Overtime, you will begin to notice your stomach doesn’t hurt as much. Your stools are better and easier to pass. You don’t feel as bloated. Your Whole30 Diet will show you just how you stomach is supposed to feel.
For me, I felt as though I was always kind of hungry. Our society norm is to over eat. Anyone who has travelled abroad can quickly see how our meal sizes are portrayed in restaurants catering to Americans. The infamous “American Size” is a real term used abroad to refer to the size of meals. The over indulgence in foods to be stuffed because we eat so much. How you feel on the Whole30 Diet is how we are supposed to feel with food, always a little hungry.
Think back to humans during the hunter gatherer part of our history. If we were always full, would we go over another hill looking for food? Would we explore? Would we try to find a better place to live and stay? Being full is associated with being happy and content. Perhaps the optimal form of us it to be a little hungry, a little edgy, a little driven. To always have a slight side of urgency in all that we do. To push ourselves to be better, to improve, to climb the next hill.
Our minds are incredibly important for us to continue to survive as a species. However, our bodies are the framework that carries our minds around. For our bodies to be in optimal form, we should not be feeding ourselves so much sugars and processed foods. The Whole30 Diet teaches us just how great we can feel when we eat the right foods. The Whole30 Diet also teaches us just how unhappy our bodies were with our old diet.
Ultimately, you learn how to eat correctly. You are able to take a step back and view what you should and should not be eating. When you have completed your 30 days, listen to your body as you begin to eat sugar again.

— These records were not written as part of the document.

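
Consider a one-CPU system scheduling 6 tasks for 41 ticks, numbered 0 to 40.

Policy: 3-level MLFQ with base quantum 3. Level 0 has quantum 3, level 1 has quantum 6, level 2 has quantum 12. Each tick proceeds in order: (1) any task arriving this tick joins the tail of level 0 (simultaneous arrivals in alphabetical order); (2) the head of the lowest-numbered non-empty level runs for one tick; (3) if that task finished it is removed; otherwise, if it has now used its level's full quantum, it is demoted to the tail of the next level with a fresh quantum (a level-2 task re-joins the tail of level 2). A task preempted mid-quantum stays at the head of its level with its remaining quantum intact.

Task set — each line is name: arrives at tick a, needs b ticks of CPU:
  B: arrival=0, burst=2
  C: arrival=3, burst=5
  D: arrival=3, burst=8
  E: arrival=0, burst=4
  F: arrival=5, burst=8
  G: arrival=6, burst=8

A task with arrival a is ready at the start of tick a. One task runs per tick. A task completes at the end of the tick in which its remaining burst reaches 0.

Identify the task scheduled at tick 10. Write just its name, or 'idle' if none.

running at tick 10 = D

t=0: L0/L1/L2 = BE/-/- → run B
t=1: L0/L1/L2 = BE/-/- → run B
t=2: L0/L1/L2 = E/-/- → run E
t=3: L0/L1/L2 = ECD/-/- → run E
t=4: L0/L1/L2 = ECD/-/- → run E
t=5: L0/L1/L2 = CDF/E/- → run C
t=6: L0/L1/L2 = CDFG/E/- → run C
t=7: L0/L1/L2 = CDFG/E/- → run C
t=8: L0/L1/L2 = DFG/EC/- → run D
t=9: L0/L1/L2 = DFG/EC/- → run D
t=10: L0/L1/L2 = DFG/EC/- → run D
t=11: L0/L1/L2 = FG/ECD/- → run F
t=12: L0/L1/L2 = FG/ECD/- → run F
t=13: L0/L1/L2 = FG/ECD/- → run F
t=14: L0/L1/L2 = G/ECDF/- → run G
t=15: L0/L1/L2 = G/ECDF/- → run G
t=16: L0/L1/L2 = G/ECDF/- → run G
t=17: L0/L1/L2 = -/ECDFG/- → run E
t=18: L0/L1/L2 = -/CDFG/- → run C
t=19: L0/L1/L2 = -/CDFG/- → run C
t=20: L0/L1/L2 = -/DFG/- → run D
t=21: L0/L1/L2 = -/DFG/- → run D
t=22: L0/L1/L2 = -/DFG/- → run D
t=23: L0/L1/L2 = -/DFG/- → run D
t=24: L0/L1/L2 = -/DFG/- → run D
t=25: L0/L1/L2 = -/FG/- → run F
t=26: L0/L1/L2 = -/FG/- → run F
t=27: L0/L1/L2 = -/FG/- → run F
t=28: L0/L1/L2 = -/FG/- → run F
t=29: L0/L1/L2 = -/FG/- → run F
t=30: L0/L1/L2 = -/G/- → run G
t=31: L0/L1/L2 = -/G/- → run G
t=32: L0/L1/L2 = -/G/- → run G
t=33: L0/L1/L2 = -/G/- → run G
t=34: L0/L1/L2 = -/G/- → run G
t=35: (idle)
t=36: (idle)
t=37: (idle)
t=38: (idle)
t=39: (idle)
t=40: (idle)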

The whole 30 diet teaches you how to listen to your body like we were always meant to do.
The Whole30 Diet will make you cook more, read more labels, eat more vegetables and have more energy. In the past, I craved chocolate and candy. Now I crave apples and broccoli. Of course, I have a cupcake here and there but never in excess. After a day of indulgent eating, I can tell that I have eaten too much salt or too much sugar. You become more aware of how your body feels with the food you eat. Because as they say, “You are what you eat”. The Whole30 Diet drives that point home. So good luck, Godspeed, and stick to it. I assure you it will be one of the most rewarding and eye opening experiences you will have in your entire life.